But so-called “ride-sharing” is changing our culture in a profound way. With the advent of Uber and Lyft, “taxis” are available in parts of our city/county where they never were before, or where it would take a very long time for a cab to get to you, if you could even get a driver to accept the trip request. With Uber/Lyft, semi-retired guys like myself who live in outlying areas can log-on and get trips. People who need transportation in those areas can also log-on and see that cars are available nearby.
So now, a couple with only one car isn't inconvenienced if one spouse takes that car to work. The other spouse can now get out and run errands or do whatever. Alternatively, the working spouse can Uber to work, leaving the car home for personal use. Or, families that used to own two cars don't need to do that now. This is huge. And it's happening.
In my town, there is a lot of Uber/Lyft business between 4:30 and 9:00 am. People go to work, to school, to the airport...to all the places you'd imagine. After nine it really drops off until the evening. The bulk of the ride-share drivers – and there are plenty of them! - come out after nine. Competition is keen and the few trips are split between dozens of drivers. However, this leaves the very early morning hours fairly open...to guys like myself.
As I've written before, I'm a "morning person." I'm not proud of it, and it's not because I want to be. It's been thrust on me out of necessity. For most of my adult life, which includes 30+ years as a professional pilot I've had to be at work and ready to go thirty minutes before sunrise. So I'm used to getting up super-early. All of us helicopter pilots are. Habits are hard to break, and even though I'm pretty much semi-retired from flying, I still get up early.
People who own helicopters like to get the most out of them. The aircraft enables people to be efficient in moving around their world, getting much more work done than if they had to drive. Thus, helicopters start their workday early. Unfortunately, so do their pilots.
You'd think that as you get some seniority and longevity in a career that you'd qualify for the “cushier” jobs that don't start so early. Aaaaand you'd be wrong. My last job, the one up in Washington State required that we fly at sunrise if it rained overnight. And since we never really knew if it rained or not while we were sleeping, every morning we pilots would get up and check the weather early enough to fly as soon as it was light enough to see. In Washington, sunrise happened at around 4:30am at that time of year. If it hadn't rained, it was permissible to go back to bed. But you know, once you're up...

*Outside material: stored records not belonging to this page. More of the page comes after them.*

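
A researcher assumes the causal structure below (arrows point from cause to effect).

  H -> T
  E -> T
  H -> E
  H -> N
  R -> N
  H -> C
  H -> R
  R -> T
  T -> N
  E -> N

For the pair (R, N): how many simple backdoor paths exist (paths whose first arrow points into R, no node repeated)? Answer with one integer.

5

A backdoor path from R to N is any simple undirected path whose first edge points into R (i.e. leaves R via a parent).
Parents of R: {H}.
Enumerating:
  P1: R <- H -> E -> T -> N
  P2: R <- H -> E -> N
  P3: R <- H -> T <- E -> N
  P4: R <- H -> T -> N
  P5: R <- H -> N
That exhausts the simple backdoor paths. Count: 5.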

At 63 I am not (yet) cursed with the malady that afflicts a lot of men in my age group – that being the need to get up periodically in the middle of the night to...you know...pee. As long as I don't drink too much in the evening, I can go to bed around eleven pm and get up at four am without any interruptions. But nowadays I do reliably wake up at four.
So I get up early and get my day going. Sometimes I'll just turn the Uber and Lyft apps on around 5:00 am and stay home until I get a trip, which invariably comes before I've even finished making breakfast. Or I'll get in the car and drive up to a “honey-hole” that I know of – a hotspot for trips. There, I'll stop at the Circle-K, get the newspaper and a cup of coffee, and then retire to the Target parking lot to wait for a trip. Usually one or the other app will ping while I'm on line in the convenience store. I “work” until about noon and then go home. It turns out that this is being a morning person is something of an advantage when it comes to being a ride-share driver.